A WA start-up agriculture company is about to build its first greenhouse in the Wheatbelt under ambitious plans to deliver financial, social and environmental returns to the region.

If Wide Open Agriculture is successful, the greenhouse will be the first of many growing new crops and bringing new faces to Wheatbelt towns.

WOA has raised $450,000 to fund a pilot greenhouse covering about 1500sqm. Inside, the company will grow herbicide-free red capsicum, cucumbers and tomatoes in the summer and brassica crops such as broccoli in winter.

It is the start of a long journey to turn WOA into a publicly listed company with a patchwork of greenhouses on farms across the Wheatbelt. The workforce needed for such intensive horticulture would be sourced locally, from migrant centres and Australia’s humanitarian resettlement programs.

WOA chairman Anthony Maslin said the company’s name was a nod to WA band the Triffids and their song Wide Open Road, as well as the vast opportunities in the Wheatbelt.

The founder of Solar Energy Systems (now Solco Ltd) and former Buxton Resources managing director said WOA would not exist if he had not sought out Hans Schut, an old friend in the sustainable banking industry in the Netherlands.

“I was looking to find some meaning, some reason for being,” he said.

Mr Maslin said what he found was hope in the wake of a personal tragedy in 2014.

Mr Schut drew his attention to Netherlands-based Commonland and its business model for land restoration projects based around four returns — return of financial capital (sustainable profits); return of natural capital (restoring biodiversity and soil and water quality); return of social capital (bringing back jobs, business activity and education opportunities); and return of inspiration (giving people hope and a sense of purpose).

“Initially I sat there and thought ‘the return of hope and inspiration’ what the hell are they talking about,” Mr Maslin said.

His thoughts soon turned to the Wheatbelt and people who arrive in Australia on humanitarian grounds after fleeing wars and persecution.

“If there is a place that needs the return of inspiration it is the Wheatbelt. The farms are getting bigger, the population is getter older and people are leaving,” he said.

“If there is a group of people who need hope and inspiration it is humanitarian migrants, or as we prefer to use the term New Australians.”

Much of the inspiration behind WOA came from environmental engineer Ben Cole, who shared a family connection and had just moved to Narrogin with his young family after a decade working overseas.

More came from acclaimed Wheatbelt farmer Stuart McAlpine who, along with other broadacre producers, saw the potential for diversification into greenhouse horticulture and reintroduction of livestock using water from keyline or roaded catchment dams.

Commonland became a cornerstone investor, Dr Cole took the job as managing director and Mr McAlpine agreed to act as a senior adviser.

WOA also formed ties with the Shire of Dalwallinu and supported the ultimately unsuccessful campaign to stop the closure of Buntine Primary School.

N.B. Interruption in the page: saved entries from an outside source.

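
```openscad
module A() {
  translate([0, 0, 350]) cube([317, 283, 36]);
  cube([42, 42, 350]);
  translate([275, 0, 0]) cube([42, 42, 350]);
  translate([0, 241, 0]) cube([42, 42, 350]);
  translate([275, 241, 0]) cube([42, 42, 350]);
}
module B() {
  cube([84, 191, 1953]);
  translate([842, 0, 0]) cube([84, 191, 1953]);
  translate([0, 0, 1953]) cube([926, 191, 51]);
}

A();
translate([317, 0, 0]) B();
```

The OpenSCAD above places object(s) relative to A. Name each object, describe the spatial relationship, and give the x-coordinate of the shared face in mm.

A is a stool. B is a door frame. The door frame is against the stool's +x side, with their −y faces flush. The x-coordinate of the shared face is 317 mm.

The stool's +x face and the door frame's −x face are both at x = 317 mm.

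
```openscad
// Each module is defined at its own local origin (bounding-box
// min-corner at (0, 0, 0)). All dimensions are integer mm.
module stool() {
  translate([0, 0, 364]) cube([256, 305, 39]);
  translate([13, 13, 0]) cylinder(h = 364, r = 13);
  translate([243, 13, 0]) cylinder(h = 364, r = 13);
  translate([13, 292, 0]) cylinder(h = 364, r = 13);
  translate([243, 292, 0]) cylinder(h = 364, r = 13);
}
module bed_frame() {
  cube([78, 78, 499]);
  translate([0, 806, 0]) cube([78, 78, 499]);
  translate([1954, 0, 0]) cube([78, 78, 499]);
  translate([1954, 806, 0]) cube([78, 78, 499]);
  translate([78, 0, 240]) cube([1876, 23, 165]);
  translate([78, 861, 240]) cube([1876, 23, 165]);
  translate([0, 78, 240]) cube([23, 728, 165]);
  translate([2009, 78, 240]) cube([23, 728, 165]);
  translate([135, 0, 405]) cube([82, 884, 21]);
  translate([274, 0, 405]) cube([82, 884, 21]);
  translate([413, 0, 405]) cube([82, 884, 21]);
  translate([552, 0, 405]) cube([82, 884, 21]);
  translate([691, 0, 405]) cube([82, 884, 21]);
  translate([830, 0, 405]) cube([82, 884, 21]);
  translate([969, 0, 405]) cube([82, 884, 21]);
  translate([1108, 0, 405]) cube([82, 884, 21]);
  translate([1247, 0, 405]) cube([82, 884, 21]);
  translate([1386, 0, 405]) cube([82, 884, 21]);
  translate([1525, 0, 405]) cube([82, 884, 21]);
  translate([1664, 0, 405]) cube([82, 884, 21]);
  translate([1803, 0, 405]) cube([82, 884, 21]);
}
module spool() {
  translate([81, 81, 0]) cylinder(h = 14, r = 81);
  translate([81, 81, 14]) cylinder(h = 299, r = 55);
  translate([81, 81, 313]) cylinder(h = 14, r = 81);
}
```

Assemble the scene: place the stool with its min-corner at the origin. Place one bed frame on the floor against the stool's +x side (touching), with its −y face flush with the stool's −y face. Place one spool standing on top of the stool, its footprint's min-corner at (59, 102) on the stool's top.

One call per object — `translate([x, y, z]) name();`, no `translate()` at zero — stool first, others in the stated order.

stool();
translate([256, 0, 0]) bed_frame();
translate([59, 102, 403]) spool();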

The company tested interest among potential employees by running a workshop in conjunction with the Muresk Institute that was advertised through a migrant resource centre in Mirrabooka.

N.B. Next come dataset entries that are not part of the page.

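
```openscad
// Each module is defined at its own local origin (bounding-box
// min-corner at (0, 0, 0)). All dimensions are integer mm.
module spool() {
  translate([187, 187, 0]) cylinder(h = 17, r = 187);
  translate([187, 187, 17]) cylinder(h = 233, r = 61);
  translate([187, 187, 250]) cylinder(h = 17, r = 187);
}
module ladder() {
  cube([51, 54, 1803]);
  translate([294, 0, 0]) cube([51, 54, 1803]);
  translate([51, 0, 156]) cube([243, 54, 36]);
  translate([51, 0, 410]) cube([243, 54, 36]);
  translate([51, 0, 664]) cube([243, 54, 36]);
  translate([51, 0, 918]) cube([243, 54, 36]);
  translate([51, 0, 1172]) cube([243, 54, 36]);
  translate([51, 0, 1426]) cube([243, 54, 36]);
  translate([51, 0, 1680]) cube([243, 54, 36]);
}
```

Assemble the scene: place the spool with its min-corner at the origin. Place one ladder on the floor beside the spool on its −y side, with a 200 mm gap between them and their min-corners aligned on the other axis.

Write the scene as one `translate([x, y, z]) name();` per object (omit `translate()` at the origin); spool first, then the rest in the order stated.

spool();
translate([0, -254, 0]) ladder();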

The first person through the door was Nepalese-born Raju Dhakal, who came with a masters degree in agronomy, specialising in water management.

Mr Maslin said others with similar qualifications were close behind.

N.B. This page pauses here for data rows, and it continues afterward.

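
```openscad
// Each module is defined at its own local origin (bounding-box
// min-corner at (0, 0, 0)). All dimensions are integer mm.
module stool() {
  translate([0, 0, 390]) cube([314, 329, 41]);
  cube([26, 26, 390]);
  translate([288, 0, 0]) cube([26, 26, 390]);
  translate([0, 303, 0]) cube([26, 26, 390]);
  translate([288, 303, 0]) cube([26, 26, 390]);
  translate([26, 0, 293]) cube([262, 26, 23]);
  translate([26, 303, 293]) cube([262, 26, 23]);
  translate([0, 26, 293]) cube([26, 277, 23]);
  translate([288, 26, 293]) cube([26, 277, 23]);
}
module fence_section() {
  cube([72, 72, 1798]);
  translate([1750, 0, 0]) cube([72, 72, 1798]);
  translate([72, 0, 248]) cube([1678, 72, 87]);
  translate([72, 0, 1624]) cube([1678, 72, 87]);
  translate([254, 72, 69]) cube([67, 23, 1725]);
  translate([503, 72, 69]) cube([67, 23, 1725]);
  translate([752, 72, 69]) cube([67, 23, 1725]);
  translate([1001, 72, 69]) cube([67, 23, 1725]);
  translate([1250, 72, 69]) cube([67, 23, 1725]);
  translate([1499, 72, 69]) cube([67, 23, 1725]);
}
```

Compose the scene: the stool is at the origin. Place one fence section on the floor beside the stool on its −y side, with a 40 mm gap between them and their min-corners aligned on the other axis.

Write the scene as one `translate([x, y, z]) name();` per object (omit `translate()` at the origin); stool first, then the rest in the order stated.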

“That is the sort of talent out there,” he said.

“We see the greenhouses as the key to opening up the opportunity to attract families out into the Wheatbelt.

“Once the people are out there we can work with them on what they want to do to diversify. We’ll eventually be doing vegetables, crops and livestock, but doing it in a sustainable manner.”

Dr Cole said WOA had an aggressive growth strategy, with greenhouses the first step to introducing regenerative farming practices across broadacre operations, and other diversification.

The company’s goal is vertical integration from production through to distributing and selling produce locally and overseas.

Mr Dhakal, who came to WA to study for a doctorate in water management at Edith Cowan University, said he would grab the opportunity to move to the Wheatbelt with his wife and family.

The first greenhouse is earmarked for a farm near Arthur River with others to follow as WOA works towards listing on the ASX.